SARA: A Stall-Aware Memory Allocation Strategy for Mixed-Criticality Systems
Meng-Chia Lee, Wen Sheng Lim, Yuan-Hao Chang, Tei-Wei Kuo
TL;DR
SARA addresses memory contention in memory-constrained edge devices hosting mixed-criticality workloads, where soft RT deadlines and non-RT throughput are both at risk due to page swapping and storage I/O. It introduces a stall-aware memory allocator that uses a PSI-based per-interval metric $s_{intv}$ to model how memory shortages affect soft RT execution times and derives an adaptive ideal stall per period $s^{ideal}_{period}$ and per-interval $s^{ideal}_{intv}$ to allocate memory just enough for deadlines while freeing remaining memory for non-RT tasks. The approach includes a stall-aware early job dropping mechanism to identify long stalls and proactively drop affected soft RT jobs, reducing cascading delays. Empirical evaluation on real hardware shows SARA achieves about $97.13\%$ deadline hit ratio for soft RT tasks and up to $22.32\times$ throughput gains for non-RT applications under memory capacity as low as $60\%$ of peak demand, outperforming greedy, offline, and PSI-based baselines. The work demonstrates practical, dynamic memory management for edge devices with mixed-criticality workloads, improving responsiveness and throughput without OS-level policy changes.
Abstract
The memory capacity in edge devices is often limited due to constraints on cost, size, and power. Consequently, memory competition leads to inevitable page swapping in memory-constrained mixed-criticality edge devices, causing slow storage I/O and thus performance degradation. In such scenarios, inefficient memory allocation disrupts the balance between application performance, causing soft real-time (soft RT) tasks to miss deadlines or preventing non-real-time (non-RT) applications from optimizing throughput. Meanwhile, we observe unpredictable, long system-level stalls (called long stalls) under high memory and I/O pressure, which further degrade performance.

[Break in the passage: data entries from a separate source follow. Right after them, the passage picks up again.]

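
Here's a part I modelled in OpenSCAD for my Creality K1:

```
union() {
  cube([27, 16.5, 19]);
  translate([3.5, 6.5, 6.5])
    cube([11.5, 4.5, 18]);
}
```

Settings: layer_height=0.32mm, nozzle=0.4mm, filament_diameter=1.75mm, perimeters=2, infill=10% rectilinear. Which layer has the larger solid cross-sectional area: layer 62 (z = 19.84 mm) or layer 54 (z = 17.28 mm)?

Layer 62 (z = 19.84): the cube is absent (z outside [0, 19]); the cube at (3.5, 6.5) (footprint 11.5×4.5) is included at this height (area 51.75 mm²); Merging all regions: only the 11.5×4.5 cube at (3.5, 6.5) is present, so the union is just that shape — area = 51.75 mm². So its area = 51.75 mm². Layer 54 (z = 17.28): the cube is present — its section is the full 27×16.5 rectangle (area 445.50 mm²); the cube at (3.5, 6.5) (footprint 11.5×4.5) is included at this height (area 51.75 mm²); Combining (union): the 11.5×4.5 cube at (3.5, 6.5) lies entirely inside the 27×16.5 cube, so the union is just the 27×16.5 cube — area = 445.50 mm². So its area = 445.50 mm². Layer 54 is larger (445.50 vs 51.75 mm²).

layer 54 (z = 17.28 mm)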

In this work, we propose a Stall-Aware Real-Time Memory Allocator (SARA), which discovers opportunities for performance balance by allocating just enough memory to soft RT tasks to meet deadlines and, at the same time, optimizing the remaining memory for non-RT applications. To minimize the memory usage of soft RT tasks while meeting real-time requirements, SARA leverages our insight into how latency, caused by memory insufficiency and measured by our proposed PSI-based metric, affects the execution time of each soft RT job, where a job runs per period and a soft RT task consists of multiple periods. Moreover, SARA detects long stalls using our definition and proactively drops affected jobs, minimizing stalls in task execution. Experiments show that SARA achieves an average of 97.13% deadline hit ratio for soft RT tasks and improves non-RT application throughput by up to 22.32x over existing approaches, even with memory capacity limited to 60% of peak demand.